I had a hard Dark Mountain. Not an unenjoyable one, but for me it was more about failure than success, which may be an interesting precedent. I don’t fail easily, but there is a time and place for everything.
I was doing The Sacred bit, at least part of it, in dialogue with Dougald. There was heavy expectation that I’d perform The Miracle, a repeat performance of the 10 minute laser beam which I dropped at Uncivilisation 2010.
We had an hour and a half, and I failed to deliver. What happened was modest, even pedestrian, certainly by comparison, valid but discursive and academic. The Rock did not come, and the Mothership did not descend, compared to the expectation of pyrotechnic display set up by last year.
Later, I also seriously lost my temper to a hexayurt full of people, an intense experience of being an outcast in my own home-space, of watching others react to failing. I had a hard dark mountain this year.
This, to me, was the humbling realization of limit. without enough space and room to do what is transcendent and immanent, I gave myself permission to be human, to fail and to muddle through. I was the center which did not hold, and it was fine.
Without the confidence to command, I fell back on the desire to teach, rather than embracing the radical experience of being out of my depth in the waters around me. I would not even have known that this option, which I failed to inhabit, was there if it wasn’t for Bembo Davies, whom I met at the first Uncivilisation, and who’s become rather a mentor to me. But, anyway, rather than defining a response in a hermetically sealed ten minute framework, in which the goal was to deliver an opening, I was faced with an opportunity to create and then conclude on behalf of the community. And it did not happen. I muddled.
All I can conclude is that the failure of our myths is the point of the experience, and I have experienced this first hand, and done my part to add to it.
Where do we go forwards from here, together, is uncertain. The Utopian Pressure to be perfectly all-inclusive, balanced and universalist will continue to shape and sculpt Uncivilisation and Dark Mountain to a wide variety of concerns, and the community will strive and struggle as sensibly as it is able with those very flaws in our own personalities and cultures. Eventually the Far Right may come calling and we will discover what indeed is a bridge too far in inclusion in strength and learning, rather than allowing them in with weak pseudo-egalitarianism.
There was not a despondent heart in the festival, however, many were sad and scared, perhaps, but free of the stuckness of fixed grief from too-long held false hopes and ghostly fears.
In no way, shape or form can we afford to believe that we can “fix” things, that is the job of Transition Towns and perhaps the Green Party.

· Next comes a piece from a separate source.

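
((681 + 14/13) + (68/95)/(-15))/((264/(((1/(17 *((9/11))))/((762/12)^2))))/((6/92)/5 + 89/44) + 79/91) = 0.00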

To learn how to hold the truth, together in community, without changing our minds about what is true simply to make ourselves or others more comfortable seems, to me, to be Dark Mountain’s most easily expressed purpose.
What I discovered is that I can do this for me, but I cannot do this for all of us. Perhaps no-one can. That was my Dark Mountain.
What was yours?
Now, a note on The Politics. This year’s festival was marked by the emergence of Uncivilisation and Dark Mountain as things of sufficient established value to have people beginning to struggle for self-expression in that context, rather than simply expressing themselves. It’s gone from being a Project, a collection of people, to being a Place or a Scene and perhaps, in some people’s opinions, a movement. But that Dark Mountain is now a Place or a Scene is without a doubt true and new.
My own agendas are all in the 2010 talk. I said what I had to say there as well as its ever likely to be said by me, this side of the revolution
But, as the skirmishing begins, and different value systems seek and even struggle to define how the Our House of Dark Mountain is to be inhabited, let me make four observations.
(1) What do we have in common with, and what do we have to learn, from those who are already poor?
(2) How do the Abandoned Battles of prior generations – from Pastoralism to the Campaign for Nuclear Disarmament and similar – relate to our present and our future?
(3) The engineering. Always the engineering. I’m kicking around terms like CSEG (collapse support education guild, or perhaps collapse survival engineering group) as a follow up to the Gupta State Failure Management Archive but that’s more Green Wizards and Transition Towns than Dark Mountain, unless we have a literary movement with an engineering wing. And if so, what then?
(4) The rhetoric of freedom, control and values sits ill with literature.
I have a feeling that onrushing events may settle many of the issues about The Future of Dark Mountain this year. My take on it is that each of us has our own Dark Mountain to climb, and that we must face it individually, isolated, alone, but together.
In that respect, it’s a lot like life.